By 1983, new installations included carpeting throughout the facility, a replica of the original house curtain, replicas of the 1926 marquees and a backstage crossover. Proctors also acquired Goldie, the Mighty Wurlitzer, and installed a hydraulic lift for the organ and orchestra pit floor. The ladies’ lounge and powder room were redecorated in 1986, and in 1992 the entire roof was replaced. The ceiling dome and front half of the theatre were painstakingly restored in 1997, and the addition of air conditioning in 1999 allowed for year-round use.
In 2003, Proctors embarked on an exciting new $40 million expansion. A new stage house, three times the size of the previous stage, was completed in December 2005, to accommodate the largest touring Broadway shows. In September 2007, renovations of the adjacent former Carl Company were finalized, adding the 434-seat GE Theatre, as well as the Box Office at Proctors, new conference rooms, offices and a cafe. Around the same time, four doors up from Proctors, Upstairs at 440 was opened for small community productions and as an artist workspace.
In 2005, Proctors launched Marquee Power, making it the only performing arts center in the country to heat and cool itself and surrounding properties through district energy.
More changes came in early 2011, including the sale of 440 State Street, and a new management deal with Capital Repertory Theatre, on Pearl Street in Albany. Ownership of the coffee shop in Robb Alley was transferred to Proctors, and became Apostrophe Café. In July, construction was completed on the Schenectady Heritage Area Visitors Center, welcoming new visitors downtown.
In 2015, EverGreene Architectural Arts wrapped a final, two-year intensive renovation, returning Proctors to the glitter and glory of its opening day.
Also that year, Proctors formed a “strategic alliance” with Universal Preservation Hall on Washington Street in Saratoga Springs, managing many operational and marketing aspects in a relationship similar to that of Proctors and theREP. A full renovation will result in greatly expanded programming by early 2018.

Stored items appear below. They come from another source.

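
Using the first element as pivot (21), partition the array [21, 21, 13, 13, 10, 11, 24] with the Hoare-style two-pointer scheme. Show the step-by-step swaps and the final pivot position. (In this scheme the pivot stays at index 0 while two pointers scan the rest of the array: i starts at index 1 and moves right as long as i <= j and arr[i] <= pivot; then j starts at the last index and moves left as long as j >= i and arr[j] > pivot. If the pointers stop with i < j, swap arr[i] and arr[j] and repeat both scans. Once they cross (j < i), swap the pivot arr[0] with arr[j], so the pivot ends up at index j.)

Hoare-style two-pointer partition with pivot = 21:

Initial array: [21, 21, 13, 13, 10, 11, 24]

Pointers start at i = 1, j = 6.
i ends at 6, j ends at 5: the pointers have crossed (j < i), so scanning stops.

Swap pivot arr[0] with arr[5] to place pivot at position 5: [11, 21, 13, 13, 10, 21, 24]
Pivot position: 5

After partitioning with pivot 21, the array becomes [11, 21, 13, 13, 10, 21, 24]. The pivot is placed at index 5. All elements to the left of the pivot are <= 21, and all elements to the right are > 21.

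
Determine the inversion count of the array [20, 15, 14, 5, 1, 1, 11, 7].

Finding inversions in [20, 15, 14, 5, 1, 1, 11, 7]:

(0, 1): arr[0]=20 > arr[1]=15
(0, 2): arr[0]=20 > arr[2]=14
(0, 3): arr[0]=20 > arr[3]=5
(0, 4): arr[0]=20 > arr[4]=1
(0, 5): arr[0]=20 > arr[5]=1
(0, 6): arr[0]=20 > arr[6]=11
(0, 7): arr[0]=20 > arr[7]=7
(1, 2): arr[1]=15 > arr[2]=14
(1, 3): arr[1]=15 > arr[3]=5
(1, 4): arr[1]=15 > arr[4]=1
(1, 5): arr[1]=15 > arr[5]=1
(1, 6): arr[1]=15 > arr[6]=11
(1, 7): arr[1]=15 > arr[7]=7
(2, 3): arr[2]=14 > arr[3]=5
(2, 4): arr[2]=14 > arr[4]=1
(2, 5): arr[2]=14 > arr[5]=1
(2, 6): arr[2]=14 > arr[6]=11
(2, 7): arr[2]=14 > arr[7]=7
(3, 4): arr[3]=5 > arr[4]=1
(3, 5): arr[3]=5 > arr[5]=1
(6, 7): arr[6]=11 > arr[7]=7

Total inversions: 21

The array has 21 inversion(s): (0,1), (0,2), (0,3), (0,4), (0,5), (0,6), (0,7), (1,2), (1,3), (1,4), (1,5), (1,6), (1,7), (2,3), (2,4), (2,5), (2,6), (2,7), (3,4), (3,5), (6,7). Each pair (i,j) satisfies i < j and arr[i] > arr[j].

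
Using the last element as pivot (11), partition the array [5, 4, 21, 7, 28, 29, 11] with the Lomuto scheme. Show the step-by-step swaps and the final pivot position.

Lomuto partition with pivot = 11:

Initial array: [5, 4, 21, 7, 28, 29, 11]

arr[0]=5 <= 11: swap with position 0, array becomes [5, 4, 21, 7, 28, 29, 11]
arr[1]=4 <= 11: swap with position 1, array becomes [5, 4, 21, 7, 28, 29, 11]
arr[2]=21 > 11: no swap
arr[3]=7 <= 11: swap with position 2, array becomes [5, 4, 7, 21, 28, 29, 11]
arr[4]=28 > 11: no swap
arr[5]=29 > 11: no swap

Place pivot at position 3: [5, 4, 7, 11, 28, 29, 21]
Pivot position: 3

After partitioning with pivot 11, the array becomes [5, 4, 7, 11, 28, 29, 21]. The pivot is placed at index 3. All elements to the left of the pivot are <= 11, and all elements to the right are > 11.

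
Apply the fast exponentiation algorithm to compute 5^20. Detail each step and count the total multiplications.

Computing 5^20 by squaring (build up from 5^1; each line after the first costs one multiplication):

5^1 = 5
5^2 = (5^1)^2 = 5^2 = 25
5^4 = (5^2)^2 = 25^2 = 625
5^5 = 5 * 5^4 = 5 * 625 = 3125
5^10 = (5^5)^2 = 3125^2 = 9765625
5^20 = (5^10)^2 = 9765625^2 = 95367431640625

Result: 95367431640625
Multiplications needed: 5 (5 lines after 5^1)

5^20 = 95367431640625. Using exponentiation by squaring, this requires 5 multiplications. The key idea: if the exponent is even, square the half-power; if odd, multiply by the base once.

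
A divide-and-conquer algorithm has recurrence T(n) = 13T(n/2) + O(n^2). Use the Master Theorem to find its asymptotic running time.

Master Theorem for T(n) = 13T(n/2) + O(n^2):

a = 13, b = 2, c = 2
log_b(a) = log_2(13) = 3.7004

Case 1: c = 2 < log_2(13) = 3.7004
T(n) = O(n^(log_2 13))

For T(n) = 13T(n/2) + O(n^2): log_2(13) = 3.7004. This is Case 1 of the Master Theorem (c < log_b(a), work dominated by leaves), giving O(n^(log_2 13)).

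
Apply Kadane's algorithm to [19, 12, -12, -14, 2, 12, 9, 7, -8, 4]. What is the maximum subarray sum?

Using Kadane's algorithm on [19, 12, -12, -14, 2, 12, 9, 7, -8, 4]:

Scanning through the array:
Position 1 (value 12): max_ending_here = 31, max_so_far = 31
Position 2 (value -12): max_ending_here = 19, max_so_far = 31
Position 3 (value -14): max_ending_here = 5, max_so_far = 31
Position 4 (value 2): max_ending_here = 7, max_so_far = 31
Position 5 (value 12): max_ending_here = 19, max_so_far = 31
Position 6 (value 9): max_ending_here = 28, max_so_far = 31
Position 7 (value 7): max_ending_here = 35, max_so_far = 35
Position 8 (value -8): max_ending_here = 27, max_so_far = 35
Position 9 (value 4): max_ending_here = 31, max_so_far = 35

Maximum subarray: [19, 12, -12, -14, 2, 12, 9, 7]
Maximum sum: 35

The maximum subarray is [19, 12, -12, -14, 2, 12, 9, 7] with sum 35. This subarray runs from index 0 to index 7.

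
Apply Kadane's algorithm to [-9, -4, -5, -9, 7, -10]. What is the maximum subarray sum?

Using Kadane's algorithm on [-9, -4, -5, -9, 7, -10]:

Scanning through the array:
Position 1 (value -4): max_ending_here = -4, max_so_far = -4
Position 2 (value -5): max_ending_here = -5, max_so_far = -4
Position 3 (value -9): max_ending_here = -9, max_so_far = -4
Position 4 (value 7): max_ending_here = 7, max_so_far = 7
Position 5 (value -10): max_ending_here = -3, max_so_far = 7

Maximum subarray: [7]
Maximum sum: 7

The maximum subarray is [7] with sum 7. This subarray runs from index 4 to index 4.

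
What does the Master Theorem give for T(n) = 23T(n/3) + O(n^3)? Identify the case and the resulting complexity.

Master Theorem for T(n) = 23T(n/3) + O(n^3):

a = 23, b = 3, c = 3
log_b(a) = log_3(23) = 2.8540

Case 3: c = 3 > log_3(23) = 2.8540
T(n) = O(n^3) = O(n^3)

For T(n) = 23T(n/3) + O(n^3): log_3(23) = 2.8540. This is Case 3 of the Master Theorem (c > log_b(a), work dominated by root), giving O(n^3).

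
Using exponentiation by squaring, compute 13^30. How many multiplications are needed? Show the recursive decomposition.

Computing 13^30 by squaring (build up from 13^1; each line after the first costs one multiplication):

13^1 = 13
13^2 = (13^1)^2 = 13^2 = 169
13^3 = 13 * 13^2 = 13 * 169 = 2197
13^6 = (13^3)^2 = 2197^2 = 4826809
13^7 = 13 * 13^6 = 13 * 4826809 = 62748517
13^14 = (13^7)^2 = 62748517^2 = 3937376385699289
13^15 = 13 * 13^14 = 13 * 3937376385699289 = 51185893014090757
13^30 = (13^15)^2 = 51185893014090757^2 = 2619995643649944960380551432833049

Result: 2619995643649944960380551432833049
Multiplications needed: 7 (7 lines after 13^1)

13^30 = 2619995643649944960380551432833049. Using exponentiation by squaring, this requires 7 multiplications. The key idea: if the exponent is even, square the half-power; if odd, multiply by the base once.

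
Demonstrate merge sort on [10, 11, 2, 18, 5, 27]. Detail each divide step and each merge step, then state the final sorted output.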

And, in 2016, Proctors and the School of the Performing Arts at Proctors announced the construction of The Adeline Graham Theatrical Training and Innovation Center. The Addy, as the center will be commonly known, will engage the region’s young “rising stars” and impact the future of career opportunities in the creative arts via a multi-use arts education space, which will include a 100-seat theatre, three classrooms, a media lab and a dance studio/event space.
With these changes and a rich history of community support, Proctors, currently celebrating its 90th year, has truly become a performing arts center and cultural anchor in downtown Schenectady, and throughout New York’s Capital Region.